19 juin 2012 - L’INFORMATION ET SES ENNEMIS
Sept obstacles entre elle et nous

« Information » recouvre plusieurs réalités :

– des données, traces matérielles stockées, depuis une stèle de pierre jusqu’à des cristaux de silicone dans un disque dur. Elles perpétuent des signes (mots, images, sons, bits électroniques). Les données perdurent.

– des messages, de l’information en mouvement, destinée à un récepteur capable de l’interpréter et de la distinguer comme signifiante d’entre tous les signaux. Ils circulent à travers l’espace et s’adressent à quelqu’un.

– des savoirs, de l’information, interprétée et mise en relation avec d’autres informations, contextualisée et faisant sens. Les connaissances sont produites par un cerveau. – des programmes, depuis le code génétique jusqu’à un logiciel, qui contiennent des instructions destinées à un agent matériel.

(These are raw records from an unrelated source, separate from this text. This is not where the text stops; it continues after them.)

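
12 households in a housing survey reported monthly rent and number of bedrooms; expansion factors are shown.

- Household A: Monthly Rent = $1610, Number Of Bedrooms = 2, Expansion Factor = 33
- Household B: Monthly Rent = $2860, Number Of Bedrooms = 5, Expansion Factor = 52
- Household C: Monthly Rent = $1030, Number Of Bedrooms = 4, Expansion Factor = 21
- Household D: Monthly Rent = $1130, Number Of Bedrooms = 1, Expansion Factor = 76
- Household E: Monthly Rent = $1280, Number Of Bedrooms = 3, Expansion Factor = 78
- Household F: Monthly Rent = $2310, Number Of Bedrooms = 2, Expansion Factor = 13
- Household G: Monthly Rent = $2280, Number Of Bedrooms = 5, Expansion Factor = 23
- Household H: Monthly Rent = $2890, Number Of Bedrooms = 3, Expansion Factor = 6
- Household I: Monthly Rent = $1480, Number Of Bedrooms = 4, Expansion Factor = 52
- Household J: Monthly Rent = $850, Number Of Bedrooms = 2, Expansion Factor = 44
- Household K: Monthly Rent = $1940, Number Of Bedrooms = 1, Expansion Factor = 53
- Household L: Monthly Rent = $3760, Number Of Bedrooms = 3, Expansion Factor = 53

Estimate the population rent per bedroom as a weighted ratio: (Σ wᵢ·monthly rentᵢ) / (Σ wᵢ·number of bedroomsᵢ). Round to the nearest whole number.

Σ wᵢ·y = 925470
Σ wᵢ·x = 2×33 + 5×52 + 4×21 + 1×76 + 3×78 + 2×13 + 5×23 + 3×6 + 4×52 + 2×44 + 1×53 + 3×53
  = 1387
Ratio = 925470 / 1387 = 667.24585

667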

Les programmes « font » virtuellement quelque chose.


– L’information est une différence qui engendre des différences. Elle doit :
– 1. Émerger d’un fond ou d’un bruit, se distinguer ;
– 2. Susciter une réaction qualitative chez celui qui la reçoit et l’interprète, que ce soit la compréhension d’un sens ou un simple état émotif.

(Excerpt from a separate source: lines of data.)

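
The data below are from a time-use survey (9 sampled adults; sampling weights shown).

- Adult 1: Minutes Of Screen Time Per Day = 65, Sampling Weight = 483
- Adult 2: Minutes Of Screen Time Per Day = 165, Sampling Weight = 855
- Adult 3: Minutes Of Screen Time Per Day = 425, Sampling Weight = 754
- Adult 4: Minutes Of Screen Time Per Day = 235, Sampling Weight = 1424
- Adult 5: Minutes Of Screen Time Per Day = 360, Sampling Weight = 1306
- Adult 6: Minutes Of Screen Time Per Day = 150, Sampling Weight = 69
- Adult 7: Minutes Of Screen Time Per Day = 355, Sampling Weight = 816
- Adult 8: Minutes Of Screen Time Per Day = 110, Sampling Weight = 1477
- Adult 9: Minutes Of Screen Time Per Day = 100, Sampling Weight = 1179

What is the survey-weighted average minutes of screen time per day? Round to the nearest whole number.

Weighted sum = 65×483 + 165×855 + 425×754 + 235×1424 + 360×1306 + 150×69 + 355×816 + 110×1477 + 100×1179
  = 31395 + 141075 + 320450 + 334640 + 470160 + 10350 + 289680 + 162470 + 117900 = 1878120
Sum of weights = 483 + 855 + 754 + 1424 + 1306 + 69 + 816 + 1477 + 1179 = 8363
Weighted mean = 1878120 / 8363 = 224.57491

225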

L’information comme catégorie générale est l’incessant processus de passage entre des données, des messages, des connaissances et des programmes. Or, dans l’usage courant et suivant le contexte, le même mot, information, désigne :

– – son contenu (ce en quoi elle renseigne et innove) ;

– – son acquisition (le fait d’être informé) ; – son mode de circulation (les moyens par lesquels elle parvient) ;

– – sa mesure (comme lorsque l’on parle de gigabits d’information) ;

– – et le résultat attendu (le fait de « mettre en forme », conformément à l’étymologie).


De là trois ambiguïtés.

– D’abord le rapport entre données et connaissance. La disponibilité de données, ou les instruments qui en permettent le stockage, le traitement, le transport, ne garantit pas un savoir (une représentation organisée de la réalité, la rendant plus intelligible, donc l’assimilation de l’information mise en relation avec les autres informations que l’on possède). Savoir consiste aussi à éliminer, hiérarchiser les données accessibles, non à les accumuler.

– Une autre ambiguïté porte sur les rapports entre information et communication. Il y a contradiction entre l’information, nouveauté demandant un effort, et la communication comme effusion ou communion.

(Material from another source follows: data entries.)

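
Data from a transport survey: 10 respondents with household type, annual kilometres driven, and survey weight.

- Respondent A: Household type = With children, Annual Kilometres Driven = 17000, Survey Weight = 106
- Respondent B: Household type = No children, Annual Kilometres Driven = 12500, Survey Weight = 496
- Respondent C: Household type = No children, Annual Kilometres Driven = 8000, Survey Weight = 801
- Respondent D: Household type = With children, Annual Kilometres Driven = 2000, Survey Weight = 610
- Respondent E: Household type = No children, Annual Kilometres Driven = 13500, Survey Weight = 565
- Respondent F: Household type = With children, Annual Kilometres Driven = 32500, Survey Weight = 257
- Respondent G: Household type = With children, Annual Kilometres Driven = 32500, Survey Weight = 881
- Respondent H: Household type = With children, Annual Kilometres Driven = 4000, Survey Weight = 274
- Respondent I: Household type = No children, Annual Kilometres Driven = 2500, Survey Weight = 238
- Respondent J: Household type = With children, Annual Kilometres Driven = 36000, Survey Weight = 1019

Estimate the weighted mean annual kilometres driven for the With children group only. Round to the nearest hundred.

24700

With children rows: A, D, F, G, H, J
Weighted sum = 17000×106 + 2000×610 + 32500×257 + 32500×881 + 4000×274 + 36000×1019
  = 1802000 + 1220000 + 8352500 + 28632500 + 1096000 + 36684000 = 77787000
Sum of weights = 106 + 610 + 257 + 881 + 274 + 1019 = 3147
Weighted mean = 77787000 / 3147 = 24717.827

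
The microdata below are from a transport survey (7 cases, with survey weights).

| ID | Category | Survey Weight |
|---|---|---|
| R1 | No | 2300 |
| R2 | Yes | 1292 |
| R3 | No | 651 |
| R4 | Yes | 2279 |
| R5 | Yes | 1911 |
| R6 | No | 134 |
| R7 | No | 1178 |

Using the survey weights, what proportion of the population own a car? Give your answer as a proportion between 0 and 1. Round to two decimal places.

0.56

Sum of weights for 'Yes' = 1292 + 2279 + 1911 = 5482
Total weight = 2300 + 1292 + 651 + 2279 + 1911 + 134 + 1178 = 9745
Weighted proportion = 5482 / 9745 = 0.56254489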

– Une troisième ambiguïté porte sur la réduction de l’incertitude et la réduction du conflit. C’est l’idée que les affrontements résultent d’une ignorance et que la véritable connaissance d’autrui mènerait à la réduction des hostilités. Le téléphonographe, le cinématographe ou le dirigeable ont suscité autant de discours prophétiques et optimistes avant 14- 18, qu’Internet avant l’hécatombe des start-ups.

L’information (au sens de « acquérir des connaissances vraies et pertinentes », mettre en forme, savoir et comprendre, éclairer la réalité) a donc des « ennemis »

- D’abord l’information elle-même en vertu du principe que l’information tue l’information, quand le terminal ultime (notre cerveau) n’est plus en mesure de la traiter et de distinguer l’essentiel de l’accessoire. Ce n’est pas qu’une simple question de temps ou de capacité : la recherche d’information sur l’information, de confirmation, d’explication, de définitions des principes dont découlent des affirmations, et ainsi de suite peut mener à ce que les Anciens connaissaient comme la regressio ad infinitum.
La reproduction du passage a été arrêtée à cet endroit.